I discovered that nobody knows any other method that you already described. After reading a book on practical logic, we just read books on specific subjects. If it is hard for you to learn specific subjects, maybe, you need to study practical logic a bit more. There are other books, but usually they do not have the word “logic” in their title, rather they are called “introduction to advanced mathematics”, “foundations” or even “discrete mathematics”.

For practicing proof writing, some branches may be easier than others. Analysis definitely is hard. Linear algebra is okay, but it requires a lot of prerequisites if you approach it rigorously. Using real numbers is common in linear algebra, but what is a real number? It is defined in analysis. Number systems, number theory, combinatorics, graph theory should be easier. For example, combinatorics is about finite sets, so you do not even work with infinite sets, while any non-degenerate interval of real numbers is infinite and uncountable. Analysis and linear algebra may seem easier because they are practical, but their practicality does not help when you prove your statements. Actually, analysis existed without a real definition of real number for 200 years, so hard it was.

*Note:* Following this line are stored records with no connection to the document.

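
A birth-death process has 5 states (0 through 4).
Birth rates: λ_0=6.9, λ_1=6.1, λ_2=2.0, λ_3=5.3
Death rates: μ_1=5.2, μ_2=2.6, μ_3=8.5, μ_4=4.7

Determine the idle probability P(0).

Ratios P(n)/P(0) = (λ₀···λₙ₋₁)/(μ₁···μₙ):
P(1)/P(0) = (6.9)/(5.2) = 1.3269
P(2)/P(0) = (6.9×6.1)/(5.2×2.6) = 3.1132
P(3)/P(0) = (6.9×6.1×2.0)/(5.2×2.6×8.5) = 0.7325
P(4)/P(0) = (6.9×6.1×2.0×5.3)/(5.2×2.6×8.5×4.7) = 0.8260

Normalization: ∑ P(n) = 1
P(0) × (1.0000 + 1.3269 + 3.1132 + 0.7325 + 0.8260) = 1
P(0) × 6.9986 = 1
P(0) = 1/6.9986 = 0.1429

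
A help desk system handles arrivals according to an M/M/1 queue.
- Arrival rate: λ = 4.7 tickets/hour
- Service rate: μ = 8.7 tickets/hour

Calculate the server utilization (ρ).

Server utilization: ρ = λ/μ
ρ = 4.7/8.7 = 0.5402
The server is busy 54.02% of the time.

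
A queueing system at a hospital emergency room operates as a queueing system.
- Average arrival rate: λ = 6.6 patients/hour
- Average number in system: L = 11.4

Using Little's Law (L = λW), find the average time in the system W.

Little's Law: L = λW, so W = L/λ
W = 11.4/6.6 = 1.7273 hours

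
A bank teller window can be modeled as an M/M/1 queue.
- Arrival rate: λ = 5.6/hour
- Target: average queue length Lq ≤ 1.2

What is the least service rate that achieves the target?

For M/M/1: Lq = λ²/(μ(μ-λ))
Need Lq ≤ 1.2, i.e. μ(μ-λ) ≥ λ²/1.2
μ² - 5.6μ - 31.36/1.2 ≥ 0  →  μ² - 5.6μ - 26.13333 ≥ 0
Quadratic formula (positive root): μ = [λ + √(λ² + 4×26.13333)]/2
Discriminant: 31.36 + 4×26.13333 = 135.8933, √135.8933 = 11.6573
μ ≥ (5.6 + 11.6573)/2 = 8.6287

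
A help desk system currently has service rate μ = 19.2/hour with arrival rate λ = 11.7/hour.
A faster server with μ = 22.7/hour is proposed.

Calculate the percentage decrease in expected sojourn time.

System 1: ρ₁ = 11.7/19.2 = 0.6094, W₁ = 1/(19.2-11.7) = 0.13333
System 2: ρ₂ = 11.7/22.7 = 0.5154, W₂ = 1/(22.7-11.7) = 0.090909
Improvement: (W₁-W₂)/W₁ = (0.13333-0.090909)/0.13333 = 31.82%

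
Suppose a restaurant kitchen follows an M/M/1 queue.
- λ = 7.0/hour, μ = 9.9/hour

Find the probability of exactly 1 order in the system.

ρ = λ/μ = 7.0/9.9 = 0.7071
P(n) = (1-ρ)ρⁿ
P(1) = (1-0.7071) × 0.7071^1
P(1) = 0.2929 × 0.7071
P(1) = 0.2071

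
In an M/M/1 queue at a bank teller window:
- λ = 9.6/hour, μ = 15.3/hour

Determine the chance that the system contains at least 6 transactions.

ρ = λ/μ = 9.6/15.3 = 0.62745
P(N ≥ n) = ρⁿ
P(N ≥ 6) = 0.62745^6
P(N ≥ 6) = 0.06102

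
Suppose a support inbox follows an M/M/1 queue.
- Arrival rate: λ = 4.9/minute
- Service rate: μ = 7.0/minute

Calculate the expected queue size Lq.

ρ = λ/μ = 4.9/7.0 = 0.7000
For M/M/1: Lq = λ²/(μ(μ-λ))
Lq = 24.01/(7.0 × 2.10)
Lq = 1.6333 emails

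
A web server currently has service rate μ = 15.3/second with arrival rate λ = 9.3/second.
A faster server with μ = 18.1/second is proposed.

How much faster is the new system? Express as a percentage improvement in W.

System 1: ρ₁ = 9.3/15.3 = 0.6078, W₁ = 1/(15.3-9.3) = 0.16667
System 2: ρ₂ = 9.3/18.1 = 0.5138, W₂ = 1/(18.1-9.3) = 0.11364
Improvement: (W₁-W₂)/W₁ = (0.16667-0.11364)/0.16667 = 31.82%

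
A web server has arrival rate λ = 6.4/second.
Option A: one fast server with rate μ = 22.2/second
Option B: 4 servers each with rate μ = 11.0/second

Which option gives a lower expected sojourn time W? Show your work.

Option A: single server μ = 22.2 (M/M/1)
  ρ_A = 6.4/22.2 = 0.2883
  W_A = 1/(μ-λ) = 1/(22.2-6.4) = 1/15.80 = 0.06329

Option B: 4 servers μ = 11.0 (M/M/4)
  ρ_B = λ/(cμ) = 6.4/(4×11.0) = 0.1455
  Offered load a = λ/μ = cρ = 6.4/11.0 = 0.5818
  P₀ = [ Σₙ₌₀^3 aⁿ/n! + a^4/(4!(1-ρ)) ]⁻¹
  Σ = a^0/0! + a^1/1! + a^2/2! + a^3/3! = 1.0000 + 0.5818 + 0.1693 + 0.03283 = 1.7839
  a^4/(4!(1-ρ)) = 0.11459/(24 × 0.85455) = 0.005587
  P₀ = 1/(1.7839 + 0.005587) = 0.5588
  Lq = P₀·a^4·ρ / (4!(1-ρ)²) = 0.558819 × 0.114591 × 0.145455 / (24 × 0.730248) = 0.0005315
  Wq_B = Lq/λ = 0.00053145/6.4 = 0.00008304
  W_B = Wq_B + 1/μ = 0.00008304 + 0.09091 = 0.09099

Since W_A = 0.06329 < W_B = 0.09099, Option A (single fast server) has the shorter time in system.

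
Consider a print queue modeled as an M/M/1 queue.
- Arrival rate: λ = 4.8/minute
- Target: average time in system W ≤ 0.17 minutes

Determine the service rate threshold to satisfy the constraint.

For M/M/1: W = 1/(μ-λ)
Need W ≤ 0.17, so 1/(μ-λ) ≤ 0.17
μ - λ ≥ 1/0.17 = 5.8824
μ ≥ 4.8 + 5.8824 = 10.6824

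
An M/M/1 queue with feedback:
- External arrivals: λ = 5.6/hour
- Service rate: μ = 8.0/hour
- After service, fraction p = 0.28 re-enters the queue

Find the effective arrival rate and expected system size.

Effective arrival rate: λ_eff = λ/(1-p) = 5.6/(1-0.28) = 5.6/0.72 = 7.777778
ρ = λ_eff/μ = 7.777778/8.0 = 0.9722222
L = ρ/(1-ρ) = 0.9722222/(1-0.9722222) = 35.0000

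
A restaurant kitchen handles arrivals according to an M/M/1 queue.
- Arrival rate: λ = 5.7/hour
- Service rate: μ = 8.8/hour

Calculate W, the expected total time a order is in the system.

First, compute utilization: ρ = λ/μ = 5.7/8.8 = 0.6477
For M/M/1: W = 1/(μ-λ)
W = 1/(8.8-5.7) = 1/3.10
W = 0.3226 hours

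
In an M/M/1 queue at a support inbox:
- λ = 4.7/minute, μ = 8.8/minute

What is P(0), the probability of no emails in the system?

ρ = λ/μ = 4.7/8.8 = 0.5341
P(0) = 1 - ρ = 1 - 0.5341 = 0.4659
The server is idle 46.59% of the time.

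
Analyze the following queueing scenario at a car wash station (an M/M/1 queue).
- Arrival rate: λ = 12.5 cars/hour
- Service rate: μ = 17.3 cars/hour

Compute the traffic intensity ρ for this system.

Server utilization: ρ = λ/μ
ρ = 12.5/17.3 = 0.7225
The server is busy 72.25% of the time.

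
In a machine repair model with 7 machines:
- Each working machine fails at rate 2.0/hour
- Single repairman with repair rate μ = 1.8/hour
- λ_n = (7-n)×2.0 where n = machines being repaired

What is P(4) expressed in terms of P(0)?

P(4)/P(0) = ∏_{i=0}^{4-1} λ_i/μ_{i+1}
= (7-0)×2.0/1.8 × (7-1)×2.0/1.8 × (7-2)×2.0/1.8 × (7-3)×2.0/1.8
= 1280.2926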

While there is a clear, formalized method of checking proof correctness, inventing a proof requires creativity. It is like writing songs. You study songs written by past generations and try to write your own. TBH, there were mathematicians (Polya, Hadamard, Poincaré) which studied mathematical creativity. Those studies are rather philosophical. I believe that experience is more useful than philosophy and those studies will not be helpful without experience.

A method I can recommend is thinking about examples and counter-examples. If a theorem says then every P is Q, try to think of examples that are Q, but not P. Another method I can recommend is deciding whether a statement is true or false. This exercise is more realistic. When you discover mathematical knowledge, you do not know beforehand whether a statement is true or false. Deciding requires a lot of experience.

Should I try to prove a theorem in the same way the author proved it? Does this approach really help to learn how to come up with new proofs?

I firmly believe that you should not memorize proofs like songs. Try to invent a proof yourself, not only in exercises, but for fundamental theorems too. Even if you did not succeed in this, try to rephrase the given proof in a better way. This allows you to be creative and also helps remembering the proof. In fact, it is not rare for a fundamental theorem to have more than one proof. You can discover this by comparing textbooks on the same subject.

Learning set theory and mathematical logic is a step in the right direction, but do not go too far. Books dedicated to these subjects contain specialized topics like transfinite ordinals in set theory. You will not need these topics on this level, and due to these topics, those books have the reputation of being hard. Foundations are not hard. If it were otherwise, how could many learn foundations superficially and be able to prove? From logic, rules of inference are enough. I recommend natural deduction. From set theory, so called elementary set theory is enough, and by this I mean set intersection, union, powerset, function, relation, mathematical induction on natural numbers, infinite cardinality. Model theory may be useful in abstract algebra.

Instead, I recommend to become familiar with abstract algebra and abstract mathematics in general. By abstract mathematics, I mean structures in the sense of Bourbaki. Their popularity has much grown since their inception 100–150 years ago, and they pervaded almost every branch of mathematics. This is a topic that everybody should know, and it may be called fundamental because of this. Actually, linear algebra is a branch of abstract algebra.